And now it's time for the story of...
THE WORST BEVERAGE I HAVE EVER TASTED!
THE WORST BEVERAGE I HAVE EVER TASTED!
My last post was about the greatest drink on the planet. Now it is time for me to tell the tale of the worst beverage that could ever exist. This is a post about Chili Beer.
This bottle of Satan's piss is brought to you by folks in Cave Creek, AZ. For some reason unknown to me, these assholes up North in the state decided to take a perfectly good beer and ruin it by adding a jalapeño. What the hell? That's just wrong. So how did I manage to drink this vile concoction of evil? Well, it's a bit of a story really.
As you can see on the lists below, for a while now I've wanted to have a cook off with all of my friends. The idea is simple. Each of us cooks something and brings it to a gathering for us all to get together and eat. You'd think this would've happened much sooner, but much like everything amongst my friends, good ideas seem to be kept at bay with heavy amounts of laziness. I of course am very lazy and am guilty of doing such a thing many times in the past. Imagine my surprise of course when on Thursday of this week, on the spur of a moment my friends decide to finally pull it off. I should've known nothing like this could've been planned, it just had to happen. Thank God it did finally happen, although I curse the name of the lord just for the Chili Beer. More on that as the story continues.

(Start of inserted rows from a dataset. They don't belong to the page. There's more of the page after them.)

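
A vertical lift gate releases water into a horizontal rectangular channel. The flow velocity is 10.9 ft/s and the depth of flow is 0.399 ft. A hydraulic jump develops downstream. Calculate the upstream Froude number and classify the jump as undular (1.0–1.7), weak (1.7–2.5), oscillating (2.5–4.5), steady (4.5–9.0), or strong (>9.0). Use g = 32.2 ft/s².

Fr₁ = 3.04; oscillating jump

Fr₁ = V₁/√(g·y₁) = 10.9/√(32.2×0.399) = 3.04.
Fr₁ = 3.04 lies in the oscillating range.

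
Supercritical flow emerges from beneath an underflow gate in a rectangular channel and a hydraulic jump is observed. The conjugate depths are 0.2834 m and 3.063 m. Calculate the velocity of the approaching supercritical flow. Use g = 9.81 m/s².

For a rectangular channel the momentum equation gives q² = ½·g·y₁·y₂·(y₁ + y₂) = ½×9.81×0.2834×3.063×3.346 = 14.25.
q = √14.25 = 3.775 m²/s.
V₁ = q/y₁ = 3.775/0.2834 = 13.32 m/s.

V₁ = 13.32 m/s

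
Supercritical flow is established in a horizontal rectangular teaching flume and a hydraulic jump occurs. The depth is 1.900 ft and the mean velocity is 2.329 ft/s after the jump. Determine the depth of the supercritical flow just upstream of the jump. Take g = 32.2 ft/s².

Fr₂ = V₂/√(g·y₂) = 2.329/√(32.2×1.900) = 0.2978.
Since the conjugate-depth ratio holds either way, y₁/y₂ = ½[√(1 + 8Fr₂²) − 1] = ½[√1.7093 − 1] = 0.1537.
y₁ = 0.1537 × 1.900 = 0.2920 ft.

y₁ = 0.2920 ft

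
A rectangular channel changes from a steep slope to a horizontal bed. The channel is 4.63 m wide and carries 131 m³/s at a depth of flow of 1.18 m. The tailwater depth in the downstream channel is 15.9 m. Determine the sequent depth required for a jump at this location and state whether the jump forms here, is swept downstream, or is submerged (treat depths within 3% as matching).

q = Q/b = 131/4.63 = 28.3 m²/s; V₁ = q/y₁ = 24.0 m/s. Fr₁ = V₁/√(g·y₁) = 7.05.
Sequent-depth ratio: y₂/y₁ = ½[√(1 + 8Fr₁²) − 1] = ½[√398.3 − 1] = 9.48.
y₂ = 9.48 × 1.18 = 11.2 m.
Tailwater y_tw = 15.9 m: y_tw > y₂, so the jump is submerged.

y₂ = 11.2 m; the jump is submerged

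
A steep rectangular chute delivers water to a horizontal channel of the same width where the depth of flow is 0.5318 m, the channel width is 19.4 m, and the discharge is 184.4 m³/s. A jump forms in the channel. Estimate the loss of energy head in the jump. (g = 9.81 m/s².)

q = Q/b = 184.4/19.4 = 9.505 m²/s; V₁ = q/y₁ = 17.87 m/s. Fr₁ = V₁/√(g·y₁) = 7.825.
From the momentum equation for a rectangular channel, y₂/y₁ = ½[√(1 + 8Fr₁²) − 1] = ½[√490.89 − 1] = 10.58.
y₂ = 10.58 × 0.5318 = 5.625 m.
V₂ = q/y₂ = 9.505/5.625 = 1.690 m/s. E₁ = y₁ + V₁²/2g = 16.81 m; E₂ = y₂ + V₂²/2g = 5.771 m. ΔE = E₁ − E₂ = 11.04 m.

ΔE = 11.04 m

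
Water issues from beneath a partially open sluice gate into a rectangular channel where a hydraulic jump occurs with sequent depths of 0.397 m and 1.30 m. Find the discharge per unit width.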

I brought to the table some falafel, basmati rice, and home baked dill rye bread perfect for dipping into soup. It was all a big hit with everyone who tried it, and I couldn't have been happier. The other dishes I enjoyed the most was John's stir fry of tofu+asparagas, and Brian's kick ass broccoli+cheese soup that was enhanced with the power of Bud Light. If anything it would be awesome if cook offs like these became the regular activity for Thursday evenings. While the cooking died down, everyone left for the living room. It was there John decided to bring... it. He brought the horror of horrors into the room.

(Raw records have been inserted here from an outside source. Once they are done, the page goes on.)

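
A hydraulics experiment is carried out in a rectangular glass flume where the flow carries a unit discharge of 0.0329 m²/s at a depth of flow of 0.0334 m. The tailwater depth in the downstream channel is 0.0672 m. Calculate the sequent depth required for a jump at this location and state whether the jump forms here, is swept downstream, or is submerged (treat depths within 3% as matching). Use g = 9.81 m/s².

V₁ = q/y₁ = 0.0329/0.0334 = 0.985 m/s. Fr₁ = V₁/√(g·y₁) = 0.985/√(9.81×0.0334) = 1.72.
Conjugate-depth relation: y₂/y₁ = ½[√(1 + 8Fr₁²) − 1] = ½[√24.69 − 1] = 1.98.
y₂ = 1.98 × 0.0334 = 0.0663 m.
Tailwater y_tw = 0.0672 m: y_tw ≈ y₂, so the jump forms here.

y₂ = 0.0663 m; the jump forms here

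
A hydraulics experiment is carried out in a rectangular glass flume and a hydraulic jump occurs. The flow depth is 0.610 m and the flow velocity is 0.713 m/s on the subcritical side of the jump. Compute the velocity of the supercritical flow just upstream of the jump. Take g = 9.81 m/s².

Fr₂ = V₂/√(g·y₂) = 0.713/√(9.81×0.610) = 0.291.
Since the conjugate-depth ratio holds either way, y₁/y₂ = ½[√(1 + 8Fr₂²) − 1] = ½[√1.680 − 1] = 0.148.
y₁ = 0.148 × 0.610 = 0.0903 m.
V₁ = q/y₁ = 0.435/0.0903 = 4.82 m/s.

V₁ = 4.82 m/s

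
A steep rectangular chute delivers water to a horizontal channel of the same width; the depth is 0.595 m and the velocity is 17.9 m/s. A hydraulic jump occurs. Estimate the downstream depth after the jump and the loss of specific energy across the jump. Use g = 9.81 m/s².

y₂ = 5.94 m; ΔE = 10.8 m

Fr₁ = V₁/√(g·y₁) = 17.9/√(9.81×0.595) = 7.41.
Bélanger equation: y₂/y₁ = ½[√(1 + 8Fr₁²) − 1] = ½[√440.1 − 1] = 9.99.
y₂ = 9.99 × 0.595 = 5.94 m.
q = V₁·y₁ = 17.9 × 0.595 = 10.7 m²/s. V₂ = q/y₂ = 10.7/5.94 = 1.79 m/s. E₁ = y₁ + V₁²/2g = 16.9 m; E₂ = y₂ + V₂²/2g = 6.11 m. ΔE = E₁ − E₂ = 10.8 m.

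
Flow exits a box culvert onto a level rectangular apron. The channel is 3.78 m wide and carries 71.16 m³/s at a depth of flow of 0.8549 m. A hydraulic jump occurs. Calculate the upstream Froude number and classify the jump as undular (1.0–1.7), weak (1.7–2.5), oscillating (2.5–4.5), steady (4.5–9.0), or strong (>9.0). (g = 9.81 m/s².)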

The bottle of beer was part of a box set of beers commemorating "Beers of America." It was a gift given to Nick from Ben. Of course Nick doesn't really drink beer, so he let everyone else take a stab at it. John walks in with a bottle of Chili Beer in hand. With a "Dude! YOU GOTTA TRY THIS!" look on his face, he looked towards me. I was amazed at the digusting vision before my eyes. Jalapeño floating in a bottle of beer, reminding me of when Damon Wayans would play his bum character on Living Color in which he carried around a clear jar of yellow liquid with a pickle inside to simulate a floating turd. Being a man, and being a fool, I had to try this beer. John handed me the bottle, and I took a healthy swig of this vile potion. It had the texture of a beer, but it tasted like Jalapeño and burned like one too. That shit ain't right man.
I didn't gag, I didn't puke, but man did my face ever contort at the mere taste of that awful liquid. Never in my life have I tasted something so foul. Of course this beer was passed around to everyone. You weren't a real man unless you tried "the beer." I'm still amazed that Brian tried it, since he is the man who started to sweat after eating one piece of Freschetta 4 cheese pizza. He lived, toughed it out, and made it through. I was really proud of him.
And that my friends, is the story of the worst beverage I have ever tasted.